Remember when Apple was born? HP and IBM were juggernauts. But a new innovative company eventually dethroned the both of those companies. Actually Apple dethroned every single company since Apple is the most valuable company on the planet. And it started in a garage going against the ubiquitous Big Blue.

We don’t need to break up anyone — we need people reading this to start building some real shit. With all the effort put into crypto currencies and other such trendy nonsense — how many people have tried to build and market better search? How many people are actually trying to solve hard problems that people care about? Honesty, nobody in the real world cares about Bitcoin. Google has a “monopoly” because it seems like nobody is trying to make something better!

If Google search were actually bad but we were still forced to use it, that would be an abuse of a monopoly position. However, Google actually works pretty good most of the time. It literally works better than any other search engine I’ve tried. So, for that reason, we break up the company? That’s ridiculous. How about putting that effort into making something better? Breaking up the leader just because they are literally too popular? That’s crazy.

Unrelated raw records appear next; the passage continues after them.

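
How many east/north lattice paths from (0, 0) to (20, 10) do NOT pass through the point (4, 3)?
Number of paths = 21464520

Total paths from (0, 0) to (20, 10): C(30, 20) = 30045015. Paths through (4, 3): (paths (0, 0) → (4, 3)) × (paths (4, 3) → (20, 10)) = C(7, 4) · C(23, 16) = 35 · 245157 = 8580495. Avoidance count = 30045015 − 8580495 = 21464520.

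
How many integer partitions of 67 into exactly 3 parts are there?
p(67, 3 parts) = 374

Partitions of n into exactly k parts are in bijection with partitions of n − k into at most k parts (subtract 1 from each part). So p(67, exactly 3) = p(64, parts ≤ 3). Computing via the recurrence p(m, j) = p(m, j−1) + p(m−j, j) gives 374.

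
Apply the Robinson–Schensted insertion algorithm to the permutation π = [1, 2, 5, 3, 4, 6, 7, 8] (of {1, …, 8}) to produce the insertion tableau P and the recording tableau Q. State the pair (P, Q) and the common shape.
P = [1, 2, 3, 4, 6, 7, 8] / [5];  Q = [1, 2, 3, 5, 6, 7, 8] / [4];  common shape = (7, 1)

Row-insert the values π_1, π_2, … into P one at a time, bumping the leftmost entry strictly greater than the inserted value down to the next row. The recording tableau Q records, in position (i, j), the step at which that cell was added to P.
  Insert 1 (step 1): P = [1];  Q = [1]
  Insert 2 (step 2): P = [1, 2];  Q = [1, 2]
  Insert 5 (step 3): P = [1, 2, 5];  Q = [1, 2, 3]
  Insert 3 (step 4): P = [1, 2, 3] / [5];  Q = [1, 2, 3] / [4]
  Insert 4 (step 5): P = [1, 2, 3, 4] / [5];  Q = [1, 2, 3, 5] / [4]
  Insert 6 (step 6): P = [1, 2, 3, 4, 6] / [5];  Q = [1, 2, 3, 5, 6] / [4]
  Insert 7 (step 7): P = [1, 2, 3, 4, 6, 7] / [5];  Q = [1, 2, 3, 5, 6, 7] / [4]
  Insert 8 (step 8): P = [1, 2, 3, 4, 6, 7, 8] / [5];  Q = [1, 2, 3, 5, 6, 7, 8] / [4]
Final shape: (7, 1).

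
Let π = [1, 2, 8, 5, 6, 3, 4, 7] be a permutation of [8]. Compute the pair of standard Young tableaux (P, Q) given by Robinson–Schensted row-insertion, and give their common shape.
P = [1, 2, 3, 4, 7] / [5, 6] / [8];  Q = [1, 2, 3, 5, 8] / [4, 7] / [6];  common shape = (5, 2, 1)

Row-insert the values π_1, π_2, … into P one at a time, bumping the leftmost entry strictly greater than the inserted value down to the next row. The recording tableau Q records, in position (i, j), the step at which that cell was added to P.
  Insert 1 (step 1): P = [1];  Q = [1]
  Insert 2 (step 2): P = [1, 2];  Q = [1, 2]
  Insert 8 (step 3): P = [1, 2, 8];  Q = [1, 2, 3]
  Insert 5 (step 4): P = [1, 2, 5] / [8];  Q = [1, 2, 3] / [4]
  Insert 6 (step 5): P = [1, 2, 5, 6] / [8];  Q = [1, 2, 3, 5] / [4]
  Insert 3 (step 6): P = [1, 2, 3, 6] / [5] / [8];  Q = [1, 2, 3, 5] / [4] / [6]
  Insert 4 (step 7): P = [1, 2, 3, 4] / [5, 6] / [8];  Q = [1, 2, 3, 5] / [4, 7] / [6]
  Insert 7 (step 8): P = [1, 2, 3, 4, 7] / [5, 6] / [8];  Q = [1, 2, 3, 5, 8] / [4, 7] / [6]
Final shape: (5, 2, 1).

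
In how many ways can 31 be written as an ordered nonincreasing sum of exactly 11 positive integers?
p(31, 11 parts) = 560

Partitions of n into exactly k parts are in bijection with partitions of n − k into at most k parts (subtract 1 from each part). So p(31, exactly 11) = p(20, parts ≤ 11). Computing via the recurrence p(m, j) = p(m, j−1) + p(m−j, j) gives 560.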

Didn’t some ridiculous juicer raise tens of millions of dollars? Didn’t Mattermark waste $17 million or so just to gather startup data? Is there nobody actually trying to compete with Google?

My point is that the problem isn’t Google; it’s the attitude that Google can’t be beaten. ANY company can be beaten — it doesnt take the government, it takes motivated people.

If Ford motor owned 90% of the market share close for a decade in car manufacturing, then there would be a case to split it up also.

Search is at the core of the internet. It is too important to be allowed in the hands of a single player.

Is it in the hands of a single player when Bing is right there on the same Internet?
Many companies already "outsource" internal IT, support, testing, finances, HR, ... to virtual companies sitting in the same offices, just to make public numbers nicer (any unexpected cost is hidden from investors by paying premium).

Wouldn't this be possible across tech teams as well? To meet some cap rules?

Might be ok as long as the virtual company is independently owned. Nothing stops them from selling the same function to other companies also.

That being said, I havent completely thought through this strategy - it might require additional regulation to work or there might be a better approach altogether.

> Nothing stops them from selling the same function to other companies also

Other than the exclusivity deal that they would have with Google and all the non-compete and NDAs they would have to sign.

Interesting hypothesis, but I'm not sure where you draw the line.

Should we break up Wikipedia so smaller knowledge archives can compete?

Wikipedia has never used their near monopoly to juice neighboring businesses.

Google has, for example:

* Used search to promote their yelp alternative (this is a big part of the EU antitrust case);

* used search to promote chrome;

* used search to attempt to compete with fb (having google+ bumped location in search results / gave you better display in search results)

Wikipedia embedded images are hosted from the Wikimedia Commons.
There is no line. The state shouldnt intervene in business as much as possible. But search is at the core of the internet and an increasingly connected society. Its too important to be allowed in the hands of a single company.

Wikipedia doesnt own 90% of the 'knowledge base' market - maybe not even 9%. If it did, then there might be a case for it too.